Эта новость выбивает воздух легких, вытягивая из них то последнее полное жизни дыхание, которое затем превращается в сухую асфиксию и кислородное голодание. Если честно, то Лань Чжань даже и не думал о том, что эти слова, осознание того, что Вэй Ин действительно погиб, — все закончилось, — принесут ему столько боли. Он думал, что уже испытал настоящую боль в тот самый момент, когда сгорели Облачные Глубины, когда он потерял брата, отца и мать, когда впервые увидел рождение Старейшины И Лин, когда истекал кровью и принимал свое наказание за непослушание. Но он ошибался. Вся эта боль была лишь частью чего-то общего. Здесь же боль иная. Какая именно? Заклинатель не может ее идентифицировать, не может ее описать, а только лишь невольно замечает, как у него дрогнули пальцы. И Лань Чжань уходит в отрицание сразу же, как только видит перед собой Си Чэня. Разве мог Вэй У Сянь умереть? Это слишком просто. И верить в это отчего-то не хочется, хотя ведь Ван Цзи умом понимает, что все именно к этому и шло, что именно этот день он пытался отсрочить, зная, что продолжаться все это вечно попросту не может.

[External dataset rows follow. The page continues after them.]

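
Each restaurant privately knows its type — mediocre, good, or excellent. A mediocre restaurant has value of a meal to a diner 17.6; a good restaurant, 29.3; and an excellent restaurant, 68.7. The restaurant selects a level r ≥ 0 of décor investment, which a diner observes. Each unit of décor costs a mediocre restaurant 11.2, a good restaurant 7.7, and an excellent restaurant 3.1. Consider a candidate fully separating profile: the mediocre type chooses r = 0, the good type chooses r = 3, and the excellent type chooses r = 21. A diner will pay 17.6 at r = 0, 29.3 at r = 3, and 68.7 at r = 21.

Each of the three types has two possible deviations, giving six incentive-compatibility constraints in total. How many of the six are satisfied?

3

Mediocre (own payoff 17.6): to r=3 gives 29.3 − 11.2×3 = -4.3 → no gain ✓; to r=21 gives 68.7 − 11.2×21 = -166.5 → no gain ✓.
Excellent (own payoff 68.7 − 3.1×21 = 3.6): to r=0 gives 17.6 → profitable ✗; to r=3 gives 29.3 − 3.1×3 = 20 → profitable ✗.
Good (own payoff 29.3 − 7.7×3 = 6.2): to r=0 gives 17.6 → profitable ✗; to r=21 gives 68.7 − 7.7×21 = -93 → no gain ✓.
3 of the 6 constraints hold; not an equilibrium.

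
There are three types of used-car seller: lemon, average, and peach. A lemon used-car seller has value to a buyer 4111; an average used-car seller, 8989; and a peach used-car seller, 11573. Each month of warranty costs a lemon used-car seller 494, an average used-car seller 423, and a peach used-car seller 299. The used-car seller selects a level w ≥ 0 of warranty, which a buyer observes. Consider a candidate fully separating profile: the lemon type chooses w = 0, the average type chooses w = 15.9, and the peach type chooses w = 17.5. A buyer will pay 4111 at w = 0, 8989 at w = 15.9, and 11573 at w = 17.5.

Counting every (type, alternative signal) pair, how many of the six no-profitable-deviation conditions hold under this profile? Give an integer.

Average (own payoff 8989 − 423×15.9 = 2263.3): to w=0 gives 4111 → profitable ✗; to w=17.5 gives 11573 − 423×17.5 = 4170.5 → profitable ✗.
Lemon (own payoff 4111): to w=15.9 gives 8989 − 494×15.9 = 1134.4 → no gain ✓; to w=17.5 gives 11573 − 494×17.5 = 2928 → no gain ✓.
Peach (own payoff 11573 − 299×17.5 = 6340.5): to w=0 gives 4111 → no gain ✓; to w=15.9 gives 8989 − 299×15.9 = 4234.9 → no gain ✓.
4 of the 6 constraints hold; not an equilibrium.

4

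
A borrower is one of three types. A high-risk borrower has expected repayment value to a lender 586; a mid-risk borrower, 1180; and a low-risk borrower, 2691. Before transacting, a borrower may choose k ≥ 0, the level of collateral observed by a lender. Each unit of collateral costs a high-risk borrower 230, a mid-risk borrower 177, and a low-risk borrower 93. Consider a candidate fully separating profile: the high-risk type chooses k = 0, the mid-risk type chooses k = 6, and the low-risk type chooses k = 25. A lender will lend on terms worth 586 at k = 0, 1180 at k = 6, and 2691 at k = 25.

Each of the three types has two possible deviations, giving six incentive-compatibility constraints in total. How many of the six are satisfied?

3

High-risk (own payoff 586): to k=6 gives 1180 − 230×6 = -200 → no gain ✓; to k=25 gives 2691 − 230×25 = -3059 → no gain ✓.
Mid-risk (own payoff 1180 − 177×6 = 118): to k=0 gives 586 → profitable ✗; to k=25 gives 2691 − 177×25 = -1734 → no gain ✓.
Low-risk (own payoff 2691 − 93×25 = 366): to k=0 gives 586 → profitable ✗; to k=6 gives 1180 − 93×6 = 622 → profitable ✗.
3 of the 6 constraints hold; not an equilibrium.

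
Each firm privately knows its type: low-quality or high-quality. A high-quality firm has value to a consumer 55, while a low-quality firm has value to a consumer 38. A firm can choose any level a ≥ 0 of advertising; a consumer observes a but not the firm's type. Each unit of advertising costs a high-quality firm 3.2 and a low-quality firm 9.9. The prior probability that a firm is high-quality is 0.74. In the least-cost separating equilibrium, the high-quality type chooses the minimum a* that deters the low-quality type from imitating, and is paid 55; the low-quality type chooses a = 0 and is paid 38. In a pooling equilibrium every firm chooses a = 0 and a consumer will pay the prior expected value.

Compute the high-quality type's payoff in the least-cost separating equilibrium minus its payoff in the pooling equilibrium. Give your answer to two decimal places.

Least-cost separating signal: a* solves 38 = 55 − 9.9·a*, so a* = (55 − 38)/9.9 ≈ 1.7172.
High-quality type's separating payoff: 55 − 3.2 × a* = 55 − 3.2 × (55 − 38)/9.9 = 55 − 54.4/9.9 ≈ 49.5051.
Pooling payoff: 0.74 × 55 + 0.26 × 38 = 50.58.
Difference: 49.5051 − 50.58 = -1.0749, i.e. -1.07 to two decimal places.
The high-quality type would prefer the pooling outcome.

-1.07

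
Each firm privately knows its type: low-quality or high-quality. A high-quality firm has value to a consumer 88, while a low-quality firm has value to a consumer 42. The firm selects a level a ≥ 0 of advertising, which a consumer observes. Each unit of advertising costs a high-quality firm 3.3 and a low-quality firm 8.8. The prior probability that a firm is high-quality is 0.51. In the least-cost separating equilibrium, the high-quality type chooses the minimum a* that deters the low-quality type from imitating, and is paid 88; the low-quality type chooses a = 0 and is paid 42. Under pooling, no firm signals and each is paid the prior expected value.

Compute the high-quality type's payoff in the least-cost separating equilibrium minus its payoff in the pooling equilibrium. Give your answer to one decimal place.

Least-cost separating signal: a* solves 42 = 88 − 8.8·a*, so a* = (88 − 42)/8.8 ≈ 5.2273.
High-quality type's separating payoff: 88 − 3.3 × a* = 88 − 3.3 × (88 − 42)/8.8 = 88 − 151.8/8.8 = 70.75.
Pooling payoff: 0.51 × 88 + 0.49 × 42 = 65.46.
Difference: 70.75 − 65.46 = 5.29, i.e. 5.3 to one decimal place.
The high-quality type prefers to separate.

5.3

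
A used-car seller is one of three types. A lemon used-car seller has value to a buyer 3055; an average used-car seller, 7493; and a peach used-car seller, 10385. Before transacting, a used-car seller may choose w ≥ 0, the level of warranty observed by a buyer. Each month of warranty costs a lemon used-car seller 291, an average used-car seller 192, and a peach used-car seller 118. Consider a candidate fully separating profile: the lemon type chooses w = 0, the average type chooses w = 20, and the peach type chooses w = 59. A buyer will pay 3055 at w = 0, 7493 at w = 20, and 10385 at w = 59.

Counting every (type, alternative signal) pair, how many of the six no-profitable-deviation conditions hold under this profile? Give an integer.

5

Peach (own payoff 10385 − 118×59 = 3423): to w=0 gives 3055 → no gain ✓; to w=20 gives 7493 − 118×20 = 5133 → profitable ✗.
Average (own payoff 7493 − 192×20 = 3653): to w=0 gives 3055 → no gain ✓; to w=59 gives 10385 − 192×59 = -943 → no gain ✓.
Lemon (own payoff 3055): to w=20 gives 7493 − 291×20 = 1673 → no gain ✓; to w=59 gives 10385 − 291×59 = -6784 → no gain ✓.
5 of the 6 constraints hold; not an equilibrium.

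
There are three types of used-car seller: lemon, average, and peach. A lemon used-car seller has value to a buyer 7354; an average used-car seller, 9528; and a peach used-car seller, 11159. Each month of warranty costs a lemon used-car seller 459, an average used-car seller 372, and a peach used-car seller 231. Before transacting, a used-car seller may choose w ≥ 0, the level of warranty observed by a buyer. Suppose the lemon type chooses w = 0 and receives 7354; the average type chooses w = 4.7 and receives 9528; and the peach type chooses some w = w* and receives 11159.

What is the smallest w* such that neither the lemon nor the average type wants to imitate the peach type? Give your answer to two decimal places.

9.08

Lemon type (on-path payoff 7354) won't mimic when 7354 ≥ 11159 − 459·w*, i.e. w* ≥ 8.29.
Average type (on-path payoff 9528 − 372×4.7 = 7779.6) won't mimic when 7779.6 ≥ 11159 − 372·w*, i.e. w* ≥ 9.08.
Both must hold, so w* = max(8.29, 9.08) = 9.08. The average type's constraint binds.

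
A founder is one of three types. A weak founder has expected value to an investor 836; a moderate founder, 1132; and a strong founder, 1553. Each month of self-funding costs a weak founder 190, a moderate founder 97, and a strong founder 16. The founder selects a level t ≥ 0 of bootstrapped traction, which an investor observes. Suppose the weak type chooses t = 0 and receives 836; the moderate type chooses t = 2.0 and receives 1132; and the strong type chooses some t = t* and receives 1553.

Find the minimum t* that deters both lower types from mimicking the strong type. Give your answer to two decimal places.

6.34

Moderate type (on-path payoff 1132 − 97×2.0 = 938) won't mimic when 938 ≥ 1553 − 97·t*, i.e. t* ≥ 6.34.
Weak type (on-path payoff 836) won't mimic when 836 ≥ 1553 − 190·t*, i.e. t* ≥ 3.77.
Both must hold, so t* = max(3.77, 6.34) = 6.34. The moderate type's constraint binds.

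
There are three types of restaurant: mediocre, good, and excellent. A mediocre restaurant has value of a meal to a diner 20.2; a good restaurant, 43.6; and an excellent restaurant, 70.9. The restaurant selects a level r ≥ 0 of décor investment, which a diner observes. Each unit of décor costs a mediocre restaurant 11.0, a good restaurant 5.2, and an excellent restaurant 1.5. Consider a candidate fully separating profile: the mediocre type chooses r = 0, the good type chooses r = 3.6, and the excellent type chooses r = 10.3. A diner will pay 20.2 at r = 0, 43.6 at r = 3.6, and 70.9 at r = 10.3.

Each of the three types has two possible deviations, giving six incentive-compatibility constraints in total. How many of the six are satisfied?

Excellent (own payoff 70.9 − 1.5×10.3 = 55.45): to r=0 gives 20.2 → no gain ✓; to r=3.6 gives 43.6 − 1.5×3.6 = 38.2 → no gain ✓.
Good (own payoff 43.6 − 5.2×3.6 = 24.88): to r=0 gives 20.2 → no gain ✓; to r=10.3 gives 70.9 − 5.2×10.3 = 17.34 → no gain ✓.
Mediocre (own payoff 20.2): to r=3.6 gives 43.6 − 11.0×3.6 = 4 → no gain ✓; to r=10.3 gives 70.9 − 11.0×10.3 = -42.4 → no gain ✓.
6 of the 6 constraints hold; this profile is a separating equilibrium.

6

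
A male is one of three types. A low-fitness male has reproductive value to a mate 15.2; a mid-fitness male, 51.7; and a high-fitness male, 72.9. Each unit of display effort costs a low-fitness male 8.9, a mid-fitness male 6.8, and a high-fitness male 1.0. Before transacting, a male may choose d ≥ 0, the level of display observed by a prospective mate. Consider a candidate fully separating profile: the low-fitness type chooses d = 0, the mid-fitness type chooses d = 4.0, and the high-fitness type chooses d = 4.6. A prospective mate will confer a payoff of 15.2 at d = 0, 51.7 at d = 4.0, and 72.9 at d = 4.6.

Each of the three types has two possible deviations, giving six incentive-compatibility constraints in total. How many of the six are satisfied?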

Он с самого начала знал, что Вэй Ин однажды погибнет, так как никто из орденов не был готов принять его таким, но одно дело — это знать, а вот совершенно другое — чувствовать и понимать.
— Вэй Ин... — Сил хватает только на то, чтобы вытолкнуть из своих легких это невероятно тяжелое имя, что дрогнуло на губах, а после растворилось в воздухе вместе с судорожным вздохом, который лучше всех прочих слов выдал Лань Хуаню ту простую истину, что сейчас Лань Ван Цзи впервые в жизни по-настоящему потерял кого-то невероятно важного для него без возможности вернуть. И лишь этого человека его младший брат смог подпустить максимально близко к себе. Одного единственного за всю его жизни. Что теперь нужно делать Лань Хуаню? Как ему научить младшего справляться с этим? Он не знает. Лань Чжаню же не хотелось ненавидеть дядю и остальных за то, что они оставили его здесь. И он их не ненавидит. Ведь он злится не на них. На себя. На Вэй У Сяня. Он злится на этого самодовольного идиота, который решил справиться со всем в одиночку, осознавая, что справиться не сможет. Лань Чжань злиться. И ему хочется все отрицать.
— А-Чжань... — мягкий голос Цзэ У Цзюня глохнет в порыве сильного ветра, что заглушил все посторонние звуки и растрепал волосы. Старший брат не называл его так уже довольно давно. В какой-то момент Ван Цзи даже успел и вовсе забыть о том, что когда-то это действительно имело место быть. И именно это выдает ту самую тревогу Си Чэня, что отчетливо читается на его лице, — он впервые в жизни не знает, что ему нужно делать, — а вместе с тем вызывает у Лань Чжаня легкое непонимание. Почему брат смотрит на него так? Почему подходит ближе? Крепкие объятия Лань Хуаня, что заключили Ван Цзи в теплое кольцо рук, заставляют его вздрогнуть, напоминая о том, что у брата он всегда может найти поддержку. И лишь потом приходит то самое понимание, которое тяжелым грузом давит на грудь, мешая нормально дышать. Лань Ван Цзи остается стоять в объятиях брата неподвижной статуей, которая наконец-то начинает понимать, что причина такого с ним обращения заключается лишь в том, что он... плачет. Его в раз выцветшие и опустевшие глаза ничего не отражают, взгляд направлен куда-то прямо перед собой, но только вот ничего не видно. Все как-то размыто. Ничего нет. Пустота. И остановиться отчего-то не получается. Заклинатель зажмуривается, стараясь вновь стать самим собой, стараясь не поддаваться эмоциям и не кусать губы, но только вот получается у него это плохо. Лань Чжань впервые чувствует что-то подобное. И от того он не умеет с этим справляться. Что ему нужно делать? Почему терять кого-то так тяжело? Почему все этим эмоции он испытывает лишь сейчас? Потому что это Вэй Ин? Заклинатель лишь еще сильнее зажмуривается, но тут же испуганно вновь раскрывает глаза. Он не хочет этого видеть. Пускай все прекратится. Пускай легкие перестанут болеть от недостатка кислорода. Пускай слезы прекратятся. Зачем он когда-то вообще встретил этого парня? Если дружба и привязанности приводят ко всему этому? То ему больше такого не надо.